TOKYO — A Japanese real estate giant with substantial holdings in the United States has rattled the corporate establishment at home, challenging an entrenched system of crossed share holdings in a hostile takeover bid that may help open Japan's financial markets to foreign investors.
Shuwa Corp., which owns Arco Plaza in Los Angeles and more than 30 other buildings in the United States, has caused a minor sensation here by accumulating large stakes in two regional supermarket chains and talking boldly about combining their operations into one large and efficient retailing concern--against the wishes of the companies' managers.
Such a gambit might seem commonplace in the United States, but in Japan most companies guard against hostile takeovers by placing blocks of stock in the hands of friendly, "stable" investors. The game of mergers and acquisitions is usually played in the shadows by unsavory characters.
Shareholders as Owners
When takeover activity does come out into the open, it invariably involves some form of "greenmail"--the practice in which a takeover target pays a potential acquirer, usually by buying back acquired shares at a premium, in return for the other's promise not to pursue the takeover bid.
Shuwa's high-profile bid for controlling interests in Chujitsuya Co. and Inageya Co. was given a boost Tuesday by the Tokyo District Court, which prohibited the two retailers from swapping new issues of heavily discounted stock in a takeover defense intended to dilute Shuwa's holdings.
It was not immediately clear what kind of legal precedent the ruling would set, or whether it might contribute to Japan's industrial restructuring and help reform the rigid and exclusive web of corporate cross-holdings, a system that has its origins in the pre-World War II zaibatsu conglomerates.
But by ruling that the companies should have obtained approval at general shareholder meetings before planning the stock swap, the court backed Shuwa's contention that shareholders are the ultimate owners of publicly held companies. Traditionally, ordinary shareholders wield little or no influence over management activities in Japan's corporate culture.
T. Boone Pickens Jr., an American corporate raider, said the court's decision "represents a strong step toward breaking down the anti-investment barriers erected by Japan's cartels."
Pickens is battling for representation on the board of a Tokyo company--which makes automobile headlights and other parts--in which he purchased a 20% stake earlier this year.
"Even the Japanese courts are now deciding that Japan Inc. cannot ignore the rights of its shareholders," Pickens said in a statement issued at the Amarillo, Tex., office of his Boone Co. investment partnership. "This ruling is an important step in our efforts to remove barriers and open up Japan to shareholder rights and foreign investment."

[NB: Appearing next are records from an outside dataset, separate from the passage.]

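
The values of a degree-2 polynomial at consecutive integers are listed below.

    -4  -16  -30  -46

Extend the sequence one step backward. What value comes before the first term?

6

Δ: -12, -14, -16
Δ²: -2, -2
The second differences are constant at -2.
Work back: -12 + 2 = -10;  -4 + 10 = 6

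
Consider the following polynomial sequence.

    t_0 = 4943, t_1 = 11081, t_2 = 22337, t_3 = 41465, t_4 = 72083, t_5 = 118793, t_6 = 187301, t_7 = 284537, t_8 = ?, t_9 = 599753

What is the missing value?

418775

Using the first 8 terms:
D1: 6138  11256  19128  30618  46710  68508  97236
D2: 5118  7872  11490  16092  21798  28728
D3: 2754  3618  4602  5706  6930
D4: 864  984  1104  1224
D5: 120  120  120
Constant fifth difference = 120.
Extend forward: 1224 + 120 = 1344;  6930 + 1344 = 8274;  28728 + 8274 = 37002;  97236 + 37002 = 134238;  284537 + 134238 = 418775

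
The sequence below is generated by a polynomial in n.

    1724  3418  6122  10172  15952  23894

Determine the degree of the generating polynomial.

4

1694, 2704, 4050, 5780, 7942
1010, 1346, 1730, 2162
336, 384, 432
48, 48
The fourth differences are constant, so the polynomial has degree 4.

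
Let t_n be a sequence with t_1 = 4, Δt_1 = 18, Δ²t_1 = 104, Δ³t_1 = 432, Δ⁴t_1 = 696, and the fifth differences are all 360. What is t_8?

49354

Build the table forward from the leading diagonal:
Fifth differences: 360, 360, 360, 360, 360, 360, 360, 360
Fourth differences: 696, 1056, 1416, 1776, 2136, 2496, 2856, 3216
Third differences: 432, 1128, 2184, 3600, 5376, 7512, 10008, 12864
Second differences: 104, 536, 1664, 3848, 7448, 12824, 20336, 30344
First differences: 18, 122, 658, 2322, 6170, 13618, 26442, 46778
t: 4, 22, 144, 802, 3124, 9294, 22912, 49354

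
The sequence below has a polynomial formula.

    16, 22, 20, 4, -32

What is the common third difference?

-6

D1: 6, -2, -16, -36
D2: -8, -14, -20
D3: -6, -6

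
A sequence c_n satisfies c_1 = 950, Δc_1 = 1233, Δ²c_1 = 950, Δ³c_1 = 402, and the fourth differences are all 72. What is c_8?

46121

Build the table forward from the leading diagonal:
Fourth differences: 72  72  72  72  72  72  72  72
Third differences: 402  474  546  618  690  762  834  906
Second differences: 950  1352  1826  2372  2990  3680  4442  5276
First differences: 1233  2183  3535  5361  7733  10723  14403  18845
c: 950  2183  4366  7901  13262  20995  31718  46121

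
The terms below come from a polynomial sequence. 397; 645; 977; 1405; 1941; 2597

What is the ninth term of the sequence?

5405

Δ: 248  332  428  536  656
Δ²: 84  96  108  120
Δ³: 12  12  12
Third differences constant at 12.
120 + 12 = 132;  656 + 132 = 788;  2597 + 788 = 3385
132 + 12 = 144;  788 + 144 = 932;  3385 + 932 = 4317
144 + 12 = 156;  932 + 156 = 1088;  4317 + 1088 = 5405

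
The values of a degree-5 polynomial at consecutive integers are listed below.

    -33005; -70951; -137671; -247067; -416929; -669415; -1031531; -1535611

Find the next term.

First differences: -37946, -66720, -109396, -169862, -252486, -362116, -504080
Second differences: -28774, -42676, -60466, -82624, -109630, -141964
Third differences: -13902, -17790, -22158, -27006, -32334
Fourth differences: -3888, -4368, -4848, -5328
Fifth differences: -480, -480, -480
The fifth differences are constant (-480).
-5328 − 480 = -5808;  -32334 − 5808 = -38142;  -141964 − 38142 = -180106;  -504080 − 180106 = -684186;  -1535611 − 684186 = -2219797

-2219797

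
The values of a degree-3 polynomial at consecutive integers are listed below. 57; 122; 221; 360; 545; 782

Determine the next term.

1077

D1: 65, 99, 139, 185, 237
D2: 34, 40, 46, 52
D3: 6, 6, 6
Third differences constant at 6.
52 + 6 = 58;  237 + 58 = 295;  782 + 295 = 1077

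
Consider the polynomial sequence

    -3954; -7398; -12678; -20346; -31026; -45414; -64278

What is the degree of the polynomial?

First differences: -3444, -5280, -7668, -10680, -14388, -18864
Second differences: -1836, -2388, -3012, -3708, -4476
Third differences: -552, -624, -696, -768
Fourth differences: -72, -72, -72
The fourth differences are constant, so the polynomial has degree 4.

4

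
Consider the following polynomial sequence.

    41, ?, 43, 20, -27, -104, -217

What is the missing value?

Using the last 5 terms:
D1: -23, -47, -77, -113
D2: -24, -30, -36
D3: -6, -6
Constant third difference = -6.
Extend backward: -24 + 6 = -18;  -23 + 18 = -5;  43 + 5 = 48

48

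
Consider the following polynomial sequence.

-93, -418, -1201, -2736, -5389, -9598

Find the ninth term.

-325 , -783 , -1535 , -2653 , -4209
-458 , -752 , -1118 , -1556
-294 , -366 , -438
-72 , -72
Constant fourth difference = -72, so extend:
-438 − 72 = -510;  -1556 − 510 = -2066;  -4209 − 2066 = -6275;  -9598 − 6275 = -15873
-510 − 72 = -582;  -2066 − 582 = -2648;  -6275 − 2648 = -8923;  -15873 − 8923 = -24796
-582 − 72 = -654;  -2648 − 654 = -3302;  -8923 − 3302 = -12225;  -24796 − 12225 = -37021

-37021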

Kanji Ishizumi, a Tokyo lawyer specializing in mergers and acquisitions, said the judgment "backs up what Mr. Pickens has been saying" about shareholder democracy.
"Things will definitely change from now; they have to," Ishizumi said. "Japanese can buy U.S. companies freely, but the reverse isn't true because cross-holdings among friendly shareholders in Japan make it impossible to acquire a majority."

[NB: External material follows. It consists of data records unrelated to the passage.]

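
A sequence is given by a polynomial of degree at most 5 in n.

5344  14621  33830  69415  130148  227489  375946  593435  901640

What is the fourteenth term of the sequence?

4871465

D1: 9277, 19209, 35585, 60733, 97341, 148457, 217489, 308205
D2: 9932, 16376, 25148, 36608, 51116, 69032, 90716
D3: 6444, 8772, 11460, 14508, 17916, 21684
D4: 2328, 2688, 3048, 3408, 3768
D5: 360, 360, 360, 360
The fifth differences are constant (360).
3768 + 360 = 4128;  21684 + 4128 = 25812;  90716 + 25812 = 116528;  308205 + 116528 = 424733;  901640 + 424733 = 1326373
4128 + 360 = 4488;  25812 + 4488 = 30300;  116528 + 30300 = 146828;  424733 + 146828 = 571561;  1326373 + 571561 = 1897934
4488 + 360 = 4848;  30300 + 4848 = 35148;  146828 + 35148 = 181976;  571561 + 181976 = 753537;  1897934 + 753537 = 2651471
4848 + 360 = 5208;  35148 + 5208 = 40356;  181976 + 40356 = 222332;  753537 + 222332 = 975869;  2651471 + 975869 = 3627340
5208 + 360 = 5568;  40356 + 5568 = 45924;  222332 + 45924 = 268256;  975869 + 268256 = 1244125;  3627340 + 1244125 = 4871465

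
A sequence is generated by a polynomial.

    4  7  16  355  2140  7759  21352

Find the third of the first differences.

339

Δ: 3, 9, 339, 1785, 5619, 13593
Δ²: 6, 330, 1446, 3834, 7974
Δ³: 324, 1116, 2388, 4140
Δ⁴: 792, 1272, 1752
Δ⁵: 480, 480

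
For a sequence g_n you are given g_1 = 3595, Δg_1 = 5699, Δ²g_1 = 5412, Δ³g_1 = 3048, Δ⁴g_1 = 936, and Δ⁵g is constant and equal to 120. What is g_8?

299100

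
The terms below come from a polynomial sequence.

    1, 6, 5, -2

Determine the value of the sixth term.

-34

First differences: 5, -1, -7
Second differences: -6, -6
Constant second difference = -6, so extend:
-7 − 6 = -13;  -2 − 13 = -15
-13 − 6 = -19;  -15 − 19 = -34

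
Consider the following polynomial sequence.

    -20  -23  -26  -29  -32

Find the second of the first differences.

D1: -3, -3, -3, -3

-3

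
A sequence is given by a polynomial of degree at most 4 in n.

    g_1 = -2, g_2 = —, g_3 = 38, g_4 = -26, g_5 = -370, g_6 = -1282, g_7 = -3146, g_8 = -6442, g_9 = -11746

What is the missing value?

14

Using the last 7 terms:
-64  -344  -912  -1864  -3296  -5304
-280  -568  -952  -1432  -2008
-288  -384  -480  -576
-96  -96  -96
Constant fourth difference = -96.
Extend backward: -288 + 96 = -192;  -280 + 192 = -88;  -64 + 88 = 24;  38 − 24 = 14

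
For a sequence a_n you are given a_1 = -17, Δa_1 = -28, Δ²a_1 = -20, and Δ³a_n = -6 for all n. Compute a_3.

Build the table forward from the leading diagonal:
Δ³: -6  -6  -6
Δ²: -20  -26  -32
Δ: -28  -48  -74
a: -17  -45  -93

-93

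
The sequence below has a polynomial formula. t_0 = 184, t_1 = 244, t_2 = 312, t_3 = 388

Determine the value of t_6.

664

First differences: 60 , 68 , 76
Second differences: 8 , 8
The second differences are constant (8).
76 + 8 = 84;  388 + 84 = 472
84 + 8 = 92;  472 + 92 = 564
92 + 8 = 100;  564 + 100 = 664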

Shigeru Kobayashi, Shuwa's president, assembled holdings of 33% and 21%, respectively, in Chujitsuya and Inageya, buying shares on the open market over a two-year period to become the top shareholder in each of the family controlled companies. He also obtained stock in three other retailers, including one run by an old friend with whom he planned to cooperate in merging and operating the business once the acquisitions were complete.
Streamlining the System
Kobayashi, whose aggressive real estate acquisitions in the United States coincided with rising uneasiness over Japanese "investment friction," then adopted a cause seemingly designed to generate good will. He said he wanted to do his part to streamline the complicated and inefficient distribution system, which has been widely blamed in recent years for restricting imports.
"We plan to restructure the general merchandise distribution industry," Kobayashi said. "People will see that what we are doing is right, after seeing the results."

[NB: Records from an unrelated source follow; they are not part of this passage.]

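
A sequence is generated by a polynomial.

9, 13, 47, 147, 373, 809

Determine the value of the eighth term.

Δ: 4 , 34 , 100 , 226 , 436
Δ²: 30 , 66 , 126 , 210
Δ³: 36 , 60 , 84
Δ⁴: 24 , 24
The fourth differences are constant (24).
84 + 24 = 108;  210 + 108 = 318;  436 + 318 = 754;  809 + 754 = 1563
108 + 24 = 132;  318 + 132 = 450;  754 + 450 = 1204;  1563 + 1204 = 2767

2767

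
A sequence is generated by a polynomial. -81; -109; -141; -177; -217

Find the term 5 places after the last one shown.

First differences: -28, -32, -36, -40
Second differences: -4, -4, -4
The second differences are constant (-4).
-40 − 4 = -44;  -217 − 44 = -261
-44 − 4 = -48;  -261 − 48 = -309
-48 − 4 = -52;  -309 − 52 = -361
-52 − 4 = -56;  -361 − 56 = -417
-56 − 4 = -60;  -417 − 60 = -477

-477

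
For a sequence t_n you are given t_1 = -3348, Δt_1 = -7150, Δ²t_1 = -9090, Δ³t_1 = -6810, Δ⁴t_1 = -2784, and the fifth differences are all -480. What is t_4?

Build the table forward from the leading diagonal:
Δ⁵: -480, -480, -480, -480
Δ⁴: -2784, -3264, -3744, -4224
Δ³: -6810, -9594, -12858, -16602
Δ²: -9090, -15900, -25494, -38352
Δ: -7150, -16240, -32140, -57634
t: -3348, -10498, -26738, -58878

-58878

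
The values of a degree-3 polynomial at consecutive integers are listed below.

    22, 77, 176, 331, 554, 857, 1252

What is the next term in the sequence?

Δ: 55  99  155  223  303  395
Δ²: 44  56  68  80  92
Δ³: 12  12  12  12
Third differences constant at 12.
92 + 12 = 104;  395 + 104 = 499;  1252 + 499 = 1751

1751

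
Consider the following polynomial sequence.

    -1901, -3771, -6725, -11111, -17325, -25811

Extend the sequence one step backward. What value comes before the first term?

First differences: -1870  -2954  -4386  -6214  -8486
Second differences: -1084  -1432  -1828  -2272
Third differences: -348  -396  -444
Fourth differences: -48  -48
The fourth differences are constant at -48.
Work back: -348 + 48 = -300;  -1084 + 300 = -784;  -1870 + 784 = -1086;  -1901 + 1086 = -815

-815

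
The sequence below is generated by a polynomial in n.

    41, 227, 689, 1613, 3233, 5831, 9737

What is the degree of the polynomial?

4

Δ: 186, 462, 924, 1620, 2598, 3906
Δ²: 276, 462, 696, 978, 1308
Δ³: 186, 234, 282, 330
Δ⁴: 48, 48, 48
The fourth differences are constant, so the polynomial has degree 4.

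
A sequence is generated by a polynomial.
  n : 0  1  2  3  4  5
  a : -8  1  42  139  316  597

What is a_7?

1567

D1: 9, 41, 97, 177, 281
D2: 32, 56, 80, 104
D3: 24, 24, 24
Third differences constant at 24.
104 + 24 = 128;  281 + 128 = 409;  597 + 409 = 1006
128 + 24 = 152;  409 + 152 = 561;  1006 + 561 = 1567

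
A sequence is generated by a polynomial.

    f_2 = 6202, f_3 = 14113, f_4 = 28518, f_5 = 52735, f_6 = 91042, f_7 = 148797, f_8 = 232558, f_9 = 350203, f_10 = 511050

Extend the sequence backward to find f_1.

D1: 7911  14405  24217  38307  57755  83761  117645  160847
D2: 6494  9812  14090  19448  26006  33884  43202
D3: 3318  4278  5358  6558  7878  9318
D4: 960  1080  1200  1320  1440
D5: 120  120  120  120
The fifth differences are constant at 120.
Work back: 960 − 120 = 840;  3318 − 840 = 2478;  6494 − 2478 = 4016;  7911 − 4016 = 3895;  6202 − 3895 = 2307

2307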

On the advice of Nomura Wasserstein Perella Co., a Tokyo-based joint venture between Japan's largest brokerage and a New York investment bank, Chujitsuya and Inageya announced July 10 a plan to expand their cross-holdings to 19.5% by trading issues of new stock, discounted by as much as 78% below market prices.
Kobayashi sued for a court injunction against the offering, and this led to Tuesday's ruling.
The two supermarket chains "won't fight beyond this" for the stock swap, said Mitsuo Goto, president of Nomura Wasserstein. "But they will pursue business ties between the two companies and oppose any outside interference in the management."